Charities are driven by a passion to make the world a better place in line with their purpose and values, so it is reasonable to assume that everything a charity does should reflect this. But, in the area of financial investments, some charities have historically – and understandably – focussed on making the best financial return, without taking into consideration all the potential unintended consequences of their investments.
Trustees have a duty to maximise the financial returns generated from the way in which they invest their charity’s assets, but the Commission also encourages them to consider whether their investments are consistent with their charity’s aims. As public expectations and attitudes evolve, there are welcome signals that charities are thinking about how to reconcile achieving good returns with responsible investments that align with the charity’s mission and purposes. Many in and around the sector are championing this way of thinking and leading the way, but as the regulator we want to understand what is holding others back, and give more charities the confidence to follow suit where possible.
There are two reasons for this. Firstly, there are clear indications of shifting public expectations, a changing public mood. People place increasing value on transparency, which research shows is a key driver of public trust in charities. And we are all – as donors, beneficiaries, tax-payers – increasingly interested not just in what a charity achieves, but how it behaves along the way. The number of charities that have responded to outcry from their supporters by taking purposeful financial decisions is evidence of this.
Secondly, it is increasingly prudent for trustees to consider the factors affecting the longer-term financial sustainability of their investments. And there is evidence to suggest that removing certain industries or companies from their investment portfolio doesn’t necessarily impact financial return. The report ‘Intentional Investing’, published by the Association of Charitable Foundations (ACF) in 2015, notes:
“Evidence even suggests that, in some cases, the pursuit of responsible business practices can be positive from a financial as well as a values perspective.”
The law is clear that charities can take ethical and other non-financial considerations into account when deciding how to invest their assets in a number of scenarios, such as where there is a conflict with the charity’s purposes; where the investments would hamper the charity’s work; or where there is no risk of significant financial detriment. The Commission’s guidance in this area is also permissive, and indeed we know of charities that already have responsible or ethical investment policies in place.
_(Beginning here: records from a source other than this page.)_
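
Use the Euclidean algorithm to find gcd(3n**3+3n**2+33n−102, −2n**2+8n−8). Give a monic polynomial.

Apply the Euclidean algorithm:
  3n**3+3n**2+33n−102 = (−(3/2)n−15/2)(−2n**2+8n−8) + (81n−162)
  −2n**2+8n−8 = (−(2/81)n+4/81)(81n−162) + (0)
Last nonzero remainder: 81n−162. Dividing through by 81 gives the monic gcd n−2.

n−2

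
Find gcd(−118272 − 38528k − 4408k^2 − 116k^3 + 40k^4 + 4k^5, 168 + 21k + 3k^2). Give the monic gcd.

56 + 7k + k^2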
But we want to ensure that others are not shying away from this due to a lack of awareness or the area being seen as too difficult. We want to ensure charities are aware of what they can do in this area, to understand their options when it comes to investing responsibly, and if necessary, equip them with tools to help make thoughtfully considered decisions. In short, we want more trustees to feel empowered to take a fresh look at their financial investments and make informed decisions that are right for their charity.
That’s why we have established a programme of work to seek to understand the barriers trustees currently feel prevent them from investing responsibly and in line with their purposes.
What does the Commission mean when it refers to responsible investment?
Responsible investment, for us, means demonstrating that you have thought about your charity’s purpose as well as your investment duties when making investment decisions. What is of principal concern to supporters of a health charity will differ to that of a conservation charity, and so the balancing act will play out in different ways. Indeed, this is not solely about climate change – a range of social and other issues such as human rights records, or treatment of workforce, may need to be considered if a charity is to live its values.
Often there won’t be an easy answer. It will always be for trustees to decide what is right in their specific case, and what that means in practice will vary between different charities – what is ethical may not always be universally accepted.
We want to hear from you
Charities are independent. We will not be telling trustees what conclusions they should reach when deciding how to invest their charity’s assets. But we want to put this issue at the forefront of trustees’ minds and encourage and support them to ask the right questions.
We want to hear from charity trustees, charity investment managers, employees or anyone with an interest in this issue to share their thoughts. What are your experiences and current considerations around responsible investments? What do you think are the barriers to more widespread responsible investments and what more could be done to support trustees to invest in a way that reflects the charity’s purpose and values?
The Commission will be seeking views until Tuesday 31 March 2020. Please email contributions to firstname.lastname@example.org
We want charity to thrive and inspire public trust, so the time is now for us all to start thinking more purposefully about how charities invest their funds.